In this podcast, we look at how to size storage for artificial intelligence (AI) and machine learning (ML) workloads that can range from batches of large images to many, many tiny files, with Curtis Anderson, software architect at Panasas.
Anderson talks about the ways different AI/ML frameworks pull data into compute and the implications of that for how data is stored.
Anderson also talks about whether to go all-flash on-premise, use of the cloud and the benchmarking organisations that can help organisations size their infrastructure for AI/ML.
Antony Adshead: What are the challenges for storage with AI and ML?

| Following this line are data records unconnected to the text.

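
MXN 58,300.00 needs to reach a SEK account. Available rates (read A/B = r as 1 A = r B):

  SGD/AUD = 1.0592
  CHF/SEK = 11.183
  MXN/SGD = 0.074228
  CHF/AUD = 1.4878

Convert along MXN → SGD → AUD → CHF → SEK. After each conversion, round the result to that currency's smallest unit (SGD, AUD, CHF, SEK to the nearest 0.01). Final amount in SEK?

MXN 58,300.00 × 0.074228 = SGD 4,327.49
SGD 4,327.49 × 1.0592 = AUD 4,583.68
AUD 4,583.68 ÷ 1.4878 = CHF 3,080.84
CHF 3,080.84 × 11.183 = SEK 34,453.03

SEK 34,453.03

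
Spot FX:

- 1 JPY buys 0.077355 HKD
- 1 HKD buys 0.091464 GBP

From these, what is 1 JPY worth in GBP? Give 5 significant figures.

1 JPY × 0.077355 = 0.077355 HKD
0.077355 HKD × 0.091464 = 0.0070752 GBP

JPY/GBP = 0.0070752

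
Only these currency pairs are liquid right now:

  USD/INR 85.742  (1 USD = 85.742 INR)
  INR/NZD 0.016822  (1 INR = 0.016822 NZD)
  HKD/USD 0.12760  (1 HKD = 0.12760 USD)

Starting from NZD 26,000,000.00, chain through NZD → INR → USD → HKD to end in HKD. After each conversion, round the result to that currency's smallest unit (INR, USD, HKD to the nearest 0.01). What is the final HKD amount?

HKD 141,270,484.72

NZD 26,000,000.00 ÷ 0.016822 = INR 1,545,595,054.10
INR 1,545,595,054.10 ÷ 85.742 = USD 18,026,113.85
USD 18,026,113.85 ÷ 0.12760 = HKD 141,270,484.72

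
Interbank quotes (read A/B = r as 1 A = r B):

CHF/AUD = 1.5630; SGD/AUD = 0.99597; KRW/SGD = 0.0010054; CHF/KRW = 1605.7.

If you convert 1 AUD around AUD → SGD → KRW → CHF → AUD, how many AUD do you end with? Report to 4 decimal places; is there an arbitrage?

0.9721 (arbitrage exists)

Around AUD → SGD → KRW → CHF → AUD: 1 ÷ 0.99597 ÷ 0.0010054 ÷ 1605.7 × 1.5630 = 0.972097
Product < 1; profitable direction is AUD → CHF → KRW → SGD → AUD.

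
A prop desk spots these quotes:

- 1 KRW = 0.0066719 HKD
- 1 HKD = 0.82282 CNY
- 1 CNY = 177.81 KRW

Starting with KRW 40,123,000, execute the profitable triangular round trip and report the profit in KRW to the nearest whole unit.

Profit: KRW 980,883

Profitable loop is KRW → CNY → HKD → KRW:
KRW 40,123,000 ÷ 177.81 = CNY 225,650.98
CNY 225,650.98 ÷ 0.82282 = HKD 274,241.00
HKD 274,241.00 ÷ 0.0066719 = KRW 41,103,883
Profit = KRW 41,103,883 − KRW 40,123,000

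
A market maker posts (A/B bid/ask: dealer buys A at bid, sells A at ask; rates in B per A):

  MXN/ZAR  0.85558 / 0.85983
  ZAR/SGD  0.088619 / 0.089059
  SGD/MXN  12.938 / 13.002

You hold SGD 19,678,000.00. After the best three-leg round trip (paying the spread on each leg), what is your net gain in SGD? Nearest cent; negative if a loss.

Best loop SGD → ZAR → MXN → SGD:
SGD 19,678,000.00 ÷ 0.089059 (buy ZAR at ask) = ZAR 220,954,648.04
ZAR 220,954,648.04 ÷ 0.85983 (buy MXN at ask) = MXN 256,974,806.70
MXN 256,974,806.70 ÷ 13.002 (buy SGD at ask) = SGD 19,764,252.17

Net profit: SGD 86,252.17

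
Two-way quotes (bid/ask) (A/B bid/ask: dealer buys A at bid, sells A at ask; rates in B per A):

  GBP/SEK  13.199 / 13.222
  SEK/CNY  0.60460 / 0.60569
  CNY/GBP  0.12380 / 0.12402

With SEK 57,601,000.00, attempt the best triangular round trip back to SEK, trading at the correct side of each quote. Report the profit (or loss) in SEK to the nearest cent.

Best loop SEK → GBP → CNY → SEK:
SEK 57,601,000.00 ÷ 13.222 (buy GBP at ask) = GBP 4,356,451.37
GBP 4,356,451.37 ÷ 0.12402 (buy CNY at ask) = CNY 35,127,006.68
CNY 35,127,006.68 ÷ 0.60569 (buy SEK at ask) = SEK 57,995,024.99

Net profit: SEK 394,024.99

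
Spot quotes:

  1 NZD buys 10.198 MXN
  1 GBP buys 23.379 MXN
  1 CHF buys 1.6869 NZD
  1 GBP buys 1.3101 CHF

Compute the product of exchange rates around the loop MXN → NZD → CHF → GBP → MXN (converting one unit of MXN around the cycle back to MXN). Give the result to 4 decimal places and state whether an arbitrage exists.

Around MXN → NZD → CHF → GBP → MXN: 1 ÷ 10.198 ÷ 1.6869 ÷ 1.3101 × 23.379 = 1.037330
Product > 1; profitable direction is MXN → NZD → CHF → GBP → MXN.

1.0373 (arbitrage exists)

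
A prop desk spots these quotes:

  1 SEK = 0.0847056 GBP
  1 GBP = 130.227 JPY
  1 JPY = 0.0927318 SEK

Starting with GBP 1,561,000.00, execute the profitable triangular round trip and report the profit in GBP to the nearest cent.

Profit: GBP 35,778.78

Profitable loop is GBP → JPY → SEK → GBP:
GBP 1,561,000.00 × 130.227 = JPY 203,284,347
JPY 203,284,347 × 0.0927318 = SEK 18,850,923.41
SEK 18,850,923.41 × 0.0847056 = GBP 1,596,778.78
Profit = GBP 1,596,778.78 − GBP 1,561,000.00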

Curtis Anderson: Let’s set some context here. The first place to start is that you, the customer, want to start to accomplish some goal, whether it is identifying cancer cells in an x-ray image or, based on a customer’s purchase history, recommending a product they might want to purchase next.
Your data scientist is going to take that requirement and build a model. The model then leverages a framework, which is a software layer below that. PyTorch and TensorFlow are the two most popular frameworks today. It’s actually the framework that determines how the training data is stored on the storage subsystem.
With Pytorch, for example, if you’re talking about images, it’ll store one jpg per file, so say a million jpgs in a tree of directories. TensorFlow, on the other hand, will put 1,000 or a couple of thousand images into a much larger file format specific to TensorFlow and will have a much smaller number of large files.
It’s actually the framework that determines how data is stored on the storage and therefore has a big impact on the performance of the storage. Lots of small files stress the storage in a different way than really high bandwidth coming out of a small number of files.
So, that’s the first order of magnitude of challenges of AI applied to storage.
Adshead: How do we size storage for different AI/ML workloads?
Anderson: So, that’s where it does get really interesting. Again, I need to set some context, and then I can go through the more direct answer to the question.
When you’re training your neural network model, the framework pulls data from the storage, puts it into memory in what we call a batch, and hands the entire batch across to the GPU [graphics processing unit] to crunch on, to calculate.
While the GPU is crunching on that piece of data, on that batch, the framework is going to read more data to build the next batch. As soon as the first batch is done, the next one gets dumped in the GPU and the framework goes out and reads more data.
Where it gets complicated is that for neural networks to operate correctly, to train correctly, the data needs to be randomised. Not changed, but you pull in this image this time and train the data, and next time you pull in a different image at random as part of the next batch. And in the next batch you pick a different set of images, you pull them in. So, randomness is just part of the requirement.
When the GPU is crunching away on the current batch and the framework is trying to assemble the next batch, if the storage can’t respond fast enough, the GPU finishes its calculation and goes idle, and waits for the next batch to finish building in memory.
Well, that’s an expensive resource. GPUs are not cheap. You don’t want them going idle, so the storage has to be fast enough to keep up with building batches and keeping the GPU fed.
Again, more complexity. The amount of computation on an image is much larger than you would need on a recommender. With someone’s purchase history, there’s just a lot less data than there is in a large x-ray image.
When the GPU is processing a batch of x-ray images, for example, the storage has a lot more time to pull the data in and build the batch. On a recommender, where the computation per byte of data is small, the storage has to be much faster.
Most people don’t know what problems they’re going to be working on, so they say, “Fine, we’ll just spend the money and buy an all-flash storage solution and that’ll keep up with anything.” That works perfectly fine, it’s a good answer.
If you start experimenting in the cloud, you click here instead of there and you get an all-flash storage sub-system.
If you have 200TB or 300TB [terabytes] of data that you want to train against, which is the size of most projects these days, then all-flash is an affordable solution. If you have 2PB to 3PB [petabytes] of data, then you are talking serious money and you have to think harder about whether it’s justified or not, so there’s just a bit more complexity there.
If you’ve heard of MLCommons or MLPerf, that’s an industry consortium, a non-profit that helps AI practitioners. They’re in the process of building a benchmark for storage systems that support AI environments and have published results from different vendors, so that’s a place to get data when comparing storage products.
Adshead: How would you summarise storage requirements for AI/ML workloads?
Anderson: If your problem is small, then just buy the all-flash, if you’re on-prem. Most AI projects start in the cloud because you just rent the GPUs you need for the time you need them. Cloud is not cheap. It’s generally cheaper to purchase and have gear on-prem, but you have to have a committed project that you know is working. You have to go into production on that project before it is justified.
The simple answer is, buy all-flash storage products and you’ll be able to keep up. When problems get larger, you need a lot more detail, a deeper analysis, to not end up wasting money. That’s where the MLPerf stuff comes in.
The short version is, just start with an all-flash product.